Milan, Furlani ai titoli di coda. Le opzioni di Cardinale: da Carnevali a Galliani

L’ad rossonero, in carica dal dicembre 2022 ma componente del Cda dall'estate 2018, è fra i personaggi più discussi del momento

Giorgio Furlani sta meditando il possibile addio al Milan. L’ad rossonero, in carica dal dicembre 2022 - ma componente del Cda dall'estate 2018 -, è fra i personaggi più discussi del momento. Contestato aspramente dalla tifoseria, Furlani negli ultimi giorni è finito sul banco degli imputati pure di Gerry Cardinale per la controversa stagione del Milan.
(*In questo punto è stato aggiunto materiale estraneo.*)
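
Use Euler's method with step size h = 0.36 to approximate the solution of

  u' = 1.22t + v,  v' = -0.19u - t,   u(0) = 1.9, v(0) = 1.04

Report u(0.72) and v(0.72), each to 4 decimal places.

Euler on (u,v): u_{n+1} = u_n + h·u', v_{n+1} = v_n + h·v'.
0.000000: (1.900000, 1.040000); f=(1.040000, -0.361000) → (2.274400, 0.910040)
0.360000: (2.274400, 0.910040); f=(1.349240, -0.792136) → (2.760126, 0.624871)
(u(0.72), v(0.72)) ≈ (2.7601, 0.6249)

2.7601, 0.6249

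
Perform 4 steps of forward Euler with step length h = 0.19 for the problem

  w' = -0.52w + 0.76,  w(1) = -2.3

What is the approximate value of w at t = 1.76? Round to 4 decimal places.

Euler: w_{n+1} = w_n + h·f(t_n, w_n).
t=1.000000, w=-2.300000: f=1.956000 → w ← -2.300000 + 0.19·1.956000 = -1.928360
t=1.190000, w=-1.928360: f=1.762747 → w ← -1.928360 + 0.19·1.762747 = -1.593438
t=1.380000, w=-1.593438: f=1.588588 → w ← -1.593438 + 0.19·1.588588 = -1.291606
t=1.570000, w=-1.291606: f=1.431635 → w ← -1.291606 + 0.19·1.431635 = -1.019596
w(1.76) ≈ -1.0196

-1.0196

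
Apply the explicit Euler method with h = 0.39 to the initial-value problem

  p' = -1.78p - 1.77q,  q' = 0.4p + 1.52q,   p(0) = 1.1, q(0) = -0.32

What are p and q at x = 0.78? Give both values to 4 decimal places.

0.4038, -0.4516

Euler on (p,q): p_{n+1} = p_n + h·p', q_{n+1} = q_n + h·q'.
0.000000: (1.100000, -0.320000); f=(-1.391600, -0.046400) → (0.557276, -0.338096)
0.390000: (0.557276, -0.338096); f=(-0.393521, -0.290996) → (0.403803, -0.451584)
(p(0.78), q(0.78)) ≈ (0.4038, -0.4516)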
L’approdo in Champions, che tutti nell’ambiente rossonero sperano di festeggiare domenica sera, non basterebbe per cancellare l’ennesima annata contraddistinta da caos interno, “guerre” intestine, mercati non condivisi. Cardinale sta pensando a un riassestamento del club e tutti gli uomini che hanno avuto un ruolo in questa stagione sono in bilico: Furlani, il ds Tare e pure Ibrahimovic, senior advisor di RedBird, ma in contrasto con Allegri. Cardinale sta valutando le eventuali novità insieme a Massimo Calvelli, da luglio 2025 Ceo International di RedBird Development Group e da novembre membro del Cda del Milan. Calvelli - che si occuperà anche della pratica per il nuovo stadio - è oggi l’uomo forte di RedBird sul lato sportivo e a lui Cardinale vuole mettere in mano il Milan.

 

 

I possibili sostituti: c'è anche Carnevali

Da quanto emerso negli ultimi giorni, Calvelli, presente a Marassi con Cardinale, non è interessato a ricoprire il ruolo di Ad, però si è messo in moto nella ricerca del profilo giusto. Anche per questo, Furlani, reduce da un periodo difficile a livello personale per le dure contestazioni, potrebbe optare per fare lui un passo indietro, anticipando eventuali decisioni dagli Stati Uniti. Fra i candidati alla sua poltrona c’è Giovanni Carnevali del Sassuolo, mentre non dovrebbe rientrare nella lista Adriano Galliani. Non è però da escludere un ritorno dello storico ad del Milan berlusconiano. Galliani, 82 anni a luglio, mercoledì ha incontrato proprio Calvelli a Solomeo a margine dell’evento per la presentazione della nuova edizione del “Golden Boy” di Tuttosport. Due chiacchiere per conoscersi e chissà... Galliani ha avuto modo di incontrare la scorsa estate un paio di volte Cardinale, si ipotizzava un suo rientro per occuparsi di politica sportiva, ma poi non se n’è fatto nulla. Il progetto non è però svanito, anche perché nel frattempo a Milanello c’è uno sponsor forte di Galliani, ovvero Allegri: che Cardinale vorrebbe tenere sulla panchina del Milan, al di là del contratto in essere (che verrà prolungato fino al 2028 in caso di qualificazione alla Champions).